This doesn't have to be an either/or scenario. There are NGOs in India today doing work IN the villages themselves on sustainable development. They are building tube wells and building small dams IN the villages. This means that there is limited room for corruption. The projects are numerous but each one is not too costly which makes it easier to finance. Simply put, we can choose electricity AND sustainability. So why don't we do that instead?

By arduous on 2008 04 21

My latest op ed for CFACT, "The U.N.'s broken promise: How sustainable development impacts the poor" -- []
expresses much this viewpoint, that - "What makes the sustainable development architects nervous is the fact that Africans and the rest of the world's poor today are in fact quite capable of solving their own economic and environmental problems, perhaps with a little help from real friends."

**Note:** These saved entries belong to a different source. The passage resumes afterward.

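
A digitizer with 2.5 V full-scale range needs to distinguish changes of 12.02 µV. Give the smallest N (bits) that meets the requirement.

Number of steps required ≥ 2.5 V / 12.02 µV = 207986.69.
Need 2^N ≥ 207986.69; 2^17 = 131072, 2^18 = 262144.
Minimum N = 18.

18 bits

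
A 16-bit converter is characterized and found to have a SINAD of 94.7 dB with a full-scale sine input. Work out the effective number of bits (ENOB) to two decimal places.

ENOB = (SINAD − 1.76) / 6.02 = (94.7 − 1.76)/6.02 = 15.439.

15.44 bits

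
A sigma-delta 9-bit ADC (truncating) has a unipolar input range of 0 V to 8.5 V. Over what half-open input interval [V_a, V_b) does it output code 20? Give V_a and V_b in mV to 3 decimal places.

[332.031 mV, 348.633 mV)

LSB = 8.5/2^9 = 16.602 mV.
V_a = V_low + 20·LSB = 0.332031 V; V_b = V_low + 21·LSB = 0.348633 V.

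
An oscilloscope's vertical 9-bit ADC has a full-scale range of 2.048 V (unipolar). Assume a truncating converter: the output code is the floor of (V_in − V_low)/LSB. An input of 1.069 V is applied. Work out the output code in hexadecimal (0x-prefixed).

code 0x10B (decimal 267)

LSB = 2.048 V / 512 = 4.000 mV.
(1.069 − 0) / 0.004 = 267.250 LSBs.
Floor → code 267.
In hexadecimal (0x-prefixed): 0x10B.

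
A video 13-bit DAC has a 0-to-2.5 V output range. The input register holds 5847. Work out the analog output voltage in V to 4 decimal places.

1.7844 V

LSB = 2.5 V / 2^13 = 305.18 µV.
V_out = 0 + 5847 × 0.000305176 V = 1.78436 V.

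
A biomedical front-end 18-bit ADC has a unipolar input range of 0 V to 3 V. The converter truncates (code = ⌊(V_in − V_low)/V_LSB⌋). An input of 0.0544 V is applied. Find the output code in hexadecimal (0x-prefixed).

code 0x1291 (decimal 4753)

LSB = 3 V / 262144 = 11.44 µV.
(0.0544 − 0) / 1.14441e-05 = 4753.545 LSBs.
⌊·⌋(4753.545) = 4753.
In hexadecimal (0x-prefixed): 0x1291.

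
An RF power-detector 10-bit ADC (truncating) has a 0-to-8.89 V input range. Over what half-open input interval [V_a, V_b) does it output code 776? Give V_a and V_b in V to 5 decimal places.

[6.73695 V, 6.74563 V)

LSB = 8.89/2^10 = 8.682 mV.
V_a = V_low + 776·LSB = 6.73695 V; V_b = V_low + 777·LSB = 6.74563 V.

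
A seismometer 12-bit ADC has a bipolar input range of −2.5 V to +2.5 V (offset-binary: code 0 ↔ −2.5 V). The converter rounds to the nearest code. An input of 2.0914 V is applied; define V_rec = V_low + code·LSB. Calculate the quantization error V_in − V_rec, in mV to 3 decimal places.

LSB = 5/2^12 = 1.221 mV.
(2.0914 − (−2.5))/0.0012207 = 3761.2749; round gives code 3761.
Reconstructed: 2.0910645 V.
V_in − V_rec = 0.000335547 V = 0.336 mV.

0.336 mV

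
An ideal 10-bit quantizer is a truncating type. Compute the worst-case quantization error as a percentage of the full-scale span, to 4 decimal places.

Truncating → worst-case error = 1 LSB = V_FS/2^10, so 100/1024 = 0.0976562 % of full scale.

0.0977 %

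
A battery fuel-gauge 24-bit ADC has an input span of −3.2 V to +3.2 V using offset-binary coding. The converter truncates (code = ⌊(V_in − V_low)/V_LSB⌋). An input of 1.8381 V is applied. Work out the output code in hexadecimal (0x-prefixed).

code 0xC98624 (decimal 13207076)

Full-scale span = 6.4 V; LSB = 6.4/2^24 = 0.38 µV.
(V_in − V_low)/LSB = (1.8381 − (−3.2)) / 3.8147e-07 = 13207076.864.
So the output code is 13207076.
In hexadecimal (0x-prefixed): 0xC98624.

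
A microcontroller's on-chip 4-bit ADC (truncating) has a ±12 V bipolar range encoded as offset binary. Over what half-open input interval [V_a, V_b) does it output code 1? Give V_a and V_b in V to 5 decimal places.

LSB = 24/2^4 = 1.5000 V.
V_a = V_low + 1·LSB = -10.5 V; V_b = V_low + 2·LSB = -9 V.

[-10.50000 V, -9.00000 V)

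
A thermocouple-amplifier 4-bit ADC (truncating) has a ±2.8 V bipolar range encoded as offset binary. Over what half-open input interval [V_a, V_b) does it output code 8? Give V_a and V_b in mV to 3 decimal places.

[0.000 mV, 350.000 mV)

LSB = 5.6/2^4 = 350.000 mV.
V_a = V_low + 8·LSB = 0 V; V_b = V_low + 9·LSB = 0.35 V.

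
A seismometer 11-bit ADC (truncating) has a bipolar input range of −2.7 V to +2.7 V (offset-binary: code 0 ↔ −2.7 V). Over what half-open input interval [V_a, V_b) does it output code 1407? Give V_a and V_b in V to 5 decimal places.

[1.00986 V, 1.01250 V)

LSB = 5.4/2^11 = 2.637 mV.
V_a = V_low + 1407·LSB = 1.00986 V; V_b = V_low + 1408·LSB = 1.0125 V.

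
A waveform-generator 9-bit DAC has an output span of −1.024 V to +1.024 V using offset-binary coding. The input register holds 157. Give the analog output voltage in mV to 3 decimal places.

-396.000 mV

LSB = 2.048 V / 2^9 = 4.000 mV.
V_out = (−1.024) + 157 × 0.004 V = -0.396 V.
= -396.000 mV.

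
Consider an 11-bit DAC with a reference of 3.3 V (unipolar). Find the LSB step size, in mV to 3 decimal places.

1.611 mV

Full-scale span = 3.3 V.
LSB = 3.3 / 2^11 = 3.3 / 2048 = 0.00161133 V = 1.611 mV.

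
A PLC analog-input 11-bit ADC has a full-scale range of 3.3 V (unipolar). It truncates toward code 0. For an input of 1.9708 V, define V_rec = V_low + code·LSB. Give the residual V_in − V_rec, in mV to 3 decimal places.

0.146 mV

Step size: 3.3 V ÷ 2^11 = 1.611 mV.
(1.9708 − 0)/0.00161133 = 1223.0904; ⌊·⌋ gives code 1223.
V_rec = 0 + 1223·0.00161133 = 1.9706543 V.
V_in − V_rec = 0.000145703 V = 0.146 mV.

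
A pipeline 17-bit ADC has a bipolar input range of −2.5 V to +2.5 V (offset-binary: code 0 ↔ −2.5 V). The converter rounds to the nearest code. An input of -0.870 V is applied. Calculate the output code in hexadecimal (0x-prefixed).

code 0xA6E9 (decimal 42729)

Full-scale span = 5 V; LSB = 5/2^17 = 38.15 µV.
Input sits at 42729.472 steps above V_low.
So the output code is 42729.
In hexadecimal (0x-prefixed): 0xA6E9.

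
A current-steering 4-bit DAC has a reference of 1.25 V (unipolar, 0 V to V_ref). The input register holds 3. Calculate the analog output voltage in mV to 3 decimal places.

LSB = 1.25 V / 2^4 = 78.125 mV.
V_out = 0 + 3 × 0.078125 V = 0.234375 V.
= 234.375 mV.

234.375 mV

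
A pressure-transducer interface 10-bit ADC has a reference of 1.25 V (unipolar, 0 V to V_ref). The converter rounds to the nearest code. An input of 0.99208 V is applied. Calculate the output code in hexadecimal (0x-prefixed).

code 0x32D (decimal 813)

LSB = 1.25 V / 1024 = 1.221 mV.
Input sits at 812.712 steps above V_low.
round(812.712) = 813.
In hexadecimal (0x-prefixed): 0x32D.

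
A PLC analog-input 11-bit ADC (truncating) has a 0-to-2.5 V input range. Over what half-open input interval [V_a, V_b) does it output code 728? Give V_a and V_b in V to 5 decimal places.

LSB = 2.5/2^11 = 1.221 mV.
V_a = V_low + 728·LSB = 0.888672 V; V_b = V_low + 729·LSB = 0.889893 V.

[0.88867 V, 0.88989 V)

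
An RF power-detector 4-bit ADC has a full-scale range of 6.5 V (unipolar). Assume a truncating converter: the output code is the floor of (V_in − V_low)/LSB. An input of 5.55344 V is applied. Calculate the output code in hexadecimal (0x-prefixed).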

Meanwhile, my review of McKibben's recent book, "Deep Economy," --"More and better (without the) blues: Bill McKibben's Deep Economy as it should be" [also at] includes this observation: "McKibben admits that, for him, "it's extremely hard to imagine a world substantially different from the one we know." But how can he hope to balance liberty and prosperity with community and quality of life if he continues to believe that "more" and "better" -- the global village and strong local communities -- cannot coexist or even support one another?"

During the Spanish Inquisition, leaders of that nation sought to impose their own moral authority over their people -- and slaughtered those who did not bow the knee. Sadly, today's moral arbiters of the global warming religion desire to conduct their own Inquisition, the result of which would surely be the continued devastation of hundreds of millions of lives year in and year out -- and millions of needless deaths, sacrificed to their (false) goddess of doom.

By Duggan Flanakin on 2008 04 19


Once again you have exposed the real limits of the conventional Western environmentalist perspective on both climate change and developing world economics. There seems to be an epic blind spot to the reality of billions of humans on the planet. They (the great masses in poverty) are basically assumed away (or there basic needs completely ignored) from the climate change argument because they are just too damn inconvenient for the conventional narrative.